29 décembre 2006

La vue baisse chez Panini...

Je commence cet article par une bonne tranche de rigolade comme seule la formidable équipe paninienne peut nous en fournir. Quand ce ne sont pas leurs traducteurs qui se plantent, ce sont les éditorialistes. Cette fois, c'est Jérémy Manesse qui nous en sort une bien bonne dans le Marvel Icons Hors-Série #7 (sorti aujourd'hui avec une semaine de retard). En effet, dans son petit speech d'introduction, voilà qu'il nous parle de la "dessinatrice" Andrea DiVito. Super, sauf qu'Andrea pour le coup c'est un prénom de mec et que sa fameuse dessinatrice, "elle" se trimballe avec un aussi joli bouc que le mien ! (heureusement qu'il n'a pas vanté les mérites de sa plastique, haha, c'te poilade)
Bon, bref, DiVito est donc "un" dessinateur, plutôt connu même (enfin, visiblement pas chez Panini), qui a illustré notamment les épisodes de Ragnarok (lors de la mort de Thor) et qui a bossé sur la série Annihilation qui doit d'ailleurs bientôt sortir chez nous. Je ne résiste pas au plaisir de vous fournir un lien pour que vous voyiez par vous même à quel point Andrea ressemble à une fille. ;o)

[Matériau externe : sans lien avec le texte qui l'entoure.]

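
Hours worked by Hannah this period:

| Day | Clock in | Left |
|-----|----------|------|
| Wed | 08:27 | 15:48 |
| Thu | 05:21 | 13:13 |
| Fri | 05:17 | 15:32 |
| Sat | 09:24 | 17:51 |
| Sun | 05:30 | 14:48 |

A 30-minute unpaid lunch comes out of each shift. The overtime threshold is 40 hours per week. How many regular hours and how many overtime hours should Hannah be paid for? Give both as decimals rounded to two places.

Wed: 08:27–15:48 = 7 h 21 min; less 30 min break → 6 h 51 min
Thu: 05:21–13:13 = 7 h 52 min; less 30 min break → 7 h 22 min
Fri: 05:17–15:32 = 10 h 15 min; less 30 min break → 9 h 45 min
Sat: 09:24–17:51 = 8 h 27 min; less 30 min break → 7 h 57 min
Sun: 05:30–14:48 = 9 h 18 min; less 30 min break → 8 h 48 min
Total worked: 40 h 43 min = 40.72 h.
Threshold 40 h → overtime 0 h 43 min, regular 40 h 0 min.

Regular 40.00 hours, overtime 0.72 hours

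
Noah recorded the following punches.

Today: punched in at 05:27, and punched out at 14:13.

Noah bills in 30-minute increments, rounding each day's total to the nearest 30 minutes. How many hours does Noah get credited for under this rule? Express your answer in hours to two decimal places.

9.00 hours

Today: 05:27–14:13 = 8 h 46 min → rounds to 9 h 0 min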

Bon, retour cette fois sur le contenu de ce Marvel Icons HS. On a en fait droit ici au 4 premiers épisodes de la série, débutée en janvier 2006, consacrée à la Chose (elle s'est arrêtée depuis aux US). Les dessins, ben, on l'a vu, sont du célèbre drag-queen DiVito (lol) et le scénario est de Dan Slott. Alors, Slott n'est pas un inconnu non plus, on a pu lire notamment ses histoires dans She-Hulk (édité chez nous en Monster Edition) et la mini-série Spider-Man/La Torche (dans le Spider-Man HS #21). On le sait, Slott adopte donc un ton plutôt léger en général et il ne déroge pas à la règle cette fois encore. Je ne vais pas aller jusqu'à dire que c'est du burlesque, m'enfin, c'est plutôt axé deuxième degré (ça ne fait pas forcément de mal d'ailleurs entre un House of M et un Civil War). Quelques persos secondaires sont à l'honneur dans le premier arc en trois parties, comme Nighthawk ou Constrictor, et le vilain de l'histoire n'est autre que Arcade (un perso déjanté qui colle bien avec le scénariste d'ailleurs). Le dernier épisode est un one-shot où l'on voit les Inhumains, Uatu, Daredevil...bref, ce brave Dan se fait visiblement plaisir. Voilà donc un numéro pas forcément indispensable mais agréable à lire et qui ne se prend pas au sérieux.